After I locked down network access, Opus 4.8 realized that the entire git history was in the repository and it could page through commits to see which one might have the solution.

#### Dumb regression tests[#](#dumb-regression-tests)

This was one that I’ve experienced regularly but haven’t really put my finger on what the problem was. Agents love to generate code and Codex loves writing tests. So when when I was writing the harness and asking it to remove redundant code, Codex often added ‘regression tests’ to ensure that that code it redundantly wrote wouldn’t be written again. For example, I had it consolidate some CLI commands in the harness, and then it added a ‘regression test’ to make sure that those commands resulted in errors if someone tried to use them.
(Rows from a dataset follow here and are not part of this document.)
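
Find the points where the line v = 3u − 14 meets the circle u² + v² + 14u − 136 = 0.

(1, −11) and (6, 4)

Express v = 3u − 14 and substitute into the circle:
10u² − 70u + 60 = 0  ⟹  u² − 7u + 6 = 0
u = 6 or u = 1, giving (6, 4) and (1, −11).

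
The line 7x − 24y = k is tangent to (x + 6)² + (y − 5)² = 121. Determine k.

The line touches the circle iff its distance from (−6, 5) is 11:
|7·(−6) − 24·5 − k| / √625 = 11
|k − (−162)| = 11·25, so k = 113 or k = −437.

k = −437 or k = 113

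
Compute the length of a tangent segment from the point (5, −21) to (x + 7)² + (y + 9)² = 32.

16

Centre (−7, −9), r² = 32. |PO|² = (12)² + (−12)² = 288.
The tangent meets the radius at right angles, so tangent² = |PO|² − r² = 288 − 32 = 256.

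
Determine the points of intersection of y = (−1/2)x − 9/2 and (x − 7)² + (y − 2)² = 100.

(−1, −4) and (7, −8)

Substitute y = (−9 − x)/2:
5x² − 30x − 35 = 0  ⟹  x² − 6x − 7 = 0
x = 7 or x = −1, giving (7, −8) and (−1, −4).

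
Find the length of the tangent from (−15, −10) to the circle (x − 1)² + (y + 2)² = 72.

2√62

With centre O = (1, −2), |OP|² = 320 and r² = 72.
The tangent meets the radius at right angles, so tangent² = |PO|² − r² = 320 − 72 = 248.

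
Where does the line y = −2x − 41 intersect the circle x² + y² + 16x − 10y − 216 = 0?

(−25, 9) and (−15, −11)

Substitute y = −2x − 41:
5x² + 200x + 1875 = 0  ⟹  x² + 40x + 375 = 0
x = −15 or x = −25, giving (−15, −11) and (−25, 9).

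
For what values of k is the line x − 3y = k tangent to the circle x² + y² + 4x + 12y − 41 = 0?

For a tangent, require d(centre, line) = r = 9.
|1·(−2) − 3·(−6) − k| / √10 = 9
|k − (16)| = 9√10.

k = 16 ± 9√10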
I think this is partially related to the tendency of agents to be overly concerned with ‘backwards compatability’ or ‘legacy APIs’ when developing rapidly on greenfield projects.
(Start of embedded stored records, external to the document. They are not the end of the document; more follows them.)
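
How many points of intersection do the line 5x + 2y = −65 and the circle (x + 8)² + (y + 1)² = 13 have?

Centre (−8, −1), r² = 13. Distance² from centre to line = (23)²/29 = 529/29.
Since d² > r², the line lies outside the circle.

0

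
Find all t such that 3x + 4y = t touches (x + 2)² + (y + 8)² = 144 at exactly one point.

The line touches the circle iff its distance from (−2, −8) is 12:
|3·(−2) + 4·(−8) − t| / √25 = 12
|t − (−38)| = 12·5, so t = 22 or t = −98.

t = −98 or t = 22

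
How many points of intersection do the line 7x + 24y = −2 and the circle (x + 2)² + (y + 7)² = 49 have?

0

Substituting the line into the circle gives 625x² − 20x + 1636 = 0.
Δ = 400 − 4090000 = −4089600.
No real roots: the line does not meet the circle.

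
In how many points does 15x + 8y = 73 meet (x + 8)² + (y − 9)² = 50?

d² = (15·(−8) + 8·9 − (73))²/289 = 14641/289; r² = 50.
Since d² > r², the line lies outside the circle.

0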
#### Limitations[#](#limitations)

While I think these findings are useful in understanding the limited impact of the tools based on where token costs come from, I acknowledge there are several fair critiques of this experiment.

The first one is that there were no repeats of tasks to understand the variability in solving a specfic task.

Another is that these tasks are actually still quite small, and typical agentic coding sessions are much longer than a single task.

Another is that my expectations were unreasonable and I should have RTFM on all of these tools more. For example, there’s this note buried in the `caveman`

README:

Caveman only affects output tokens — thinking/reasoning tokens untouched. Caveman no make brain smaller. Caveman make mouth smaller. Biggest win is readability and speed, cost savings a bonus.

“cost savings a bonus”! It’s right there! Several paragraphs after the bold **cuts ~75% of output tokens** at the top of the readme.

## Conclusion[#](#conclusion)

It turns out you can’t just swap out or add a component to a complex system and expect positive system level changes.

It also pays to understand agents from a systems thinking perspective: an agent isn’t just a black box of developer inputting tokens and getting the answer out.

Or as Claude put it:

The tools optimize a per-operation quantity (output length, command-output bytes, search tokens) and assume the agent will (a) adopt the new affordance, (b) substitute it for the expensive thing, and (c) not change its turn count. In the logs, all three assumptions fail: the agent ignores rtk’s chunks, stacks semble on top of reads, and takes more turns when forced to be terse — and each failure is amplified by the cache economics, because anything that adds a turn or adds context is re-billed for the rest of the run. A tool that doesn’t account for adoption, substitution, and turn count can be individually correct on its own benchmark and still lose on the whole task.